Road to 100 – Teil 1: Die ersten Kilometer der Strecke

17.07.2026

Kurz nach dem Start- und Zielbereich auf einem Plateau nahe des Dorfes Nürburg führte die Baustelle bergab. Über einige Kilometer ging es hinunter in Richtung Müllenbach. Im Bereich Bränkekopf wurden einige schnell aufeinanderfolgende, tückische Kurven angelegt, welche später als "Hexenkurven" bezeichnet wurden.
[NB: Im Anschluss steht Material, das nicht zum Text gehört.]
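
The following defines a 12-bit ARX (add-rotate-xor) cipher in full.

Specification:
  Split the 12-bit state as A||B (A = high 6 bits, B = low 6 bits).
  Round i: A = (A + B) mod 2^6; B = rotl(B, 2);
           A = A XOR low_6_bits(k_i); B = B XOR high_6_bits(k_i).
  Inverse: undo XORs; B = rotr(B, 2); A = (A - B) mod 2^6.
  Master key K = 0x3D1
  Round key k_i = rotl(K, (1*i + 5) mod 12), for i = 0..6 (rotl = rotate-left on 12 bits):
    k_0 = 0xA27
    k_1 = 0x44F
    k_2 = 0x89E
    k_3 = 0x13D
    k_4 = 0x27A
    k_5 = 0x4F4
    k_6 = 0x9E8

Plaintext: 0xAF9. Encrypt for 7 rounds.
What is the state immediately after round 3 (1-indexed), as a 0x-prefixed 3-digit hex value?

0x514

s_0 = plaintext = 0xAF9
s_1 = Round(s_0, k_0) = 0x0CF
s_2 = Round(s_1, k_1) = 0x76D
s_3 = Round(s_2, k_2) = 0x514
s_4 = Round(s_3, k_3) = 0x555
s_5 = Round(s_4, k_4) = 0x41C
s_6 = Round(s_5, k_5) = 0x622
s_7 = Round(s_6, k_6) = 0x4AD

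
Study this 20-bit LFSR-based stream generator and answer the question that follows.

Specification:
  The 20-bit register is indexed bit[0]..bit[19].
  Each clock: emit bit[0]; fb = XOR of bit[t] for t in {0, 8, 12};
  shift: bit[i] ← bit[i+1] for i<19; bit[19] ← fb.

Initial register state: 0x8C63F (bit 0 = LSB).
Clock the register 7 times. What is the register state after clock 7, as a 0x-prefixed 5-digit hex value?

reg_0 = 0x8C63F
clock 1: out=1, reg = 0xC631F
clock 2: out=1, reg = 0x6318F
clock 3: out=1, reg = 0xB18C7
clock 4: out=1, reg = 0x58C63
clock 5: out=1, reg = 0xAC631
clock 6: out=1, reg = 0xD6318
clock 7: out=0, reg = 0xEB18C

0xEB18C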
Während die Trasse verlegt wurde, entdeckten die Arbeiter kurz nach Kilometer 2, also im Bereich Aschenschlag, die fast 2000 Jahre alten Reste eines römischen Herrenhauses. Dies gab dem Abschnitt auch den Beinamen "Hüsgen", was auf die Ruinen hinweist. Nach dem Bau gerieten die Mauerreste in Vergessenheit und traten beim Bau der Grand-Prix-Strecke zwischen November 1981 und Mai 1984 wieder zum Vorschein. Heute sind sie neben der Landstraße, welche früher die Südschleife war, zu finden." ℹ️ Der Nürburgring wurde 1927 eröffnet. Wir blicken bei der #Roadto100 bis in unser großes Jubiläumsjahr immer wieder auf verschiedene Meilensteine unserer langen Geschichte zurück!